Information gathered from scientific literature shows that Buruli ulcer has been reported in 33 countries in Africa, the Americas, Asia and the Western Pacific. Most cases occur in tropical and subtropical regions except in Australia, China and Japan. Out of the 33 countries 15 regularly report data to WHO.
The majority of cases are reported from West and Central Africa, including Benin, Cameroon, Côte d’Ivoire, Democratic Republic of the Congo and Ghana. In recent years Australia has been reporting a higher number of cases.
In 2014, 12 of the 15 countries regularly reporting data to WHO reported nearly 2200 new cases, more than 50% less than 2009 when 5000 cases were reported. Except for a few countries, the number of cases has declined since 2010. The exact cause of decline is unknown.
Clinical and epidemiological characteristics of cases
The clinical and epidemiological aspects of cases vary considerably within and across different countries and settings.
In Africa, about 48% of those affected are children under 15 years, whereas in Australia, 10% are children under 15 years and in Japan, 19% are children under 15 years.
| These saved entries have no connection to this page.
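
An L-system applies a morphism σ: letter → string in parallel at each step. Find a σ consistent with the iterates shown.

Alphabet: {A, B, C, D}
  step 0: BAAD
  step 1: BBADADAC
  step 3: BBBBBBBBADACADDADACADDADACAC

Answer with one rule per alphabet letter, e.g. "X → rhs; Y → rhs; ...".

A->AD, B->BB, C->D, D->AC

  step 0 ⇒ step 1: BAAD ⇒ BB·AD·AD·AC
    A ↦ AD
    B ↦ BB
    D ↦ AC
    C ↦ D  (constrained at step 1)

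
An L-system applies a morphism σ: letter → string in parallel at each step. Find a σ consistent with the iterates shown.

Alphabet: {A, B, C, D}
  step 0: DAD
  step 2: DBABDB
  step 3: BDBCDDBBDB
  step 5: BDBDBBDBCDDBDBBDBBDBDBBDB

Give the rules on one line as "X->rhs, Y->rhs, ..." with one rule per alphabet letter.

  step 2 ⇒ step 3: DBABDB ⇒ B·DB·CD·DB·B·DB
    A ↦ CD
    B ↦ DB
    D ↦ B
    C ↦ A  (constrained at step 3)

A->CD, B->DB, C->A, D->B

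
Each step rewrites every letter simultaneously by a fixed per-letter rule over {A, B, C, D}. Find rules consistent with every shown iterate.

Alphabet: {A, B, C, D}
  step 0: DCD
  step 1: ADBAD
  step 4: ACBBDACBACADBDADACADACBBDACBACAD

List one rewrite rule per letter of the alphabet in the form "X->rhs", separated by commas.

A->AC, B->BD, C->B, D->AD

  step 0 ⇒ step 1: DCD ⇒ AD·B·AD
    C ↦ B
    D ↦ AD
    A ↦ AC  (constrained at step 1)
    B ↦ BD  (constrained at step 1)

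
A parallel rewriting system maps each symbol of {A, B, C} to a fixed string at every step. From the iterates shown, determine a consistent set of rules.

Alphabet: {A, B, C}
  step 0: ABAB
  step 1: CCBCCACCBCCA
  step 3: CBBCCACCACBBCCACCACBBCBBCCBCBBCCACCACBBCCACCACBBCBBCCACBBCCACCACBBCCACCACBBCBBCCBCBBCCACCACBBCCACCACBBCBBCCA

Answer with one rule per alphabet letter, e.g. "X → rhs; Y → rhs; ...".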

No significant difference exists between the rates of affected males and affected females.
Lesions frequently occur in the limbs: 35% on the upper limbs, 55% on the lower limbs, and 10% on the other parts of the body.
In terms of severity, the disease has been classified into three categories: Category I single small lesion (32%), Category II non-ulcerative and ulcerative plaque and oedematous forms (35%) and Category III disseminated and mixed forms such as osteitis, osteomyelitis, joint involvement (33%). In Australia and Japan, most lesions (>90%) are diagnosed in Category I.
In all countries, at least 70% of all cases are diagnosed in the ulceration stage.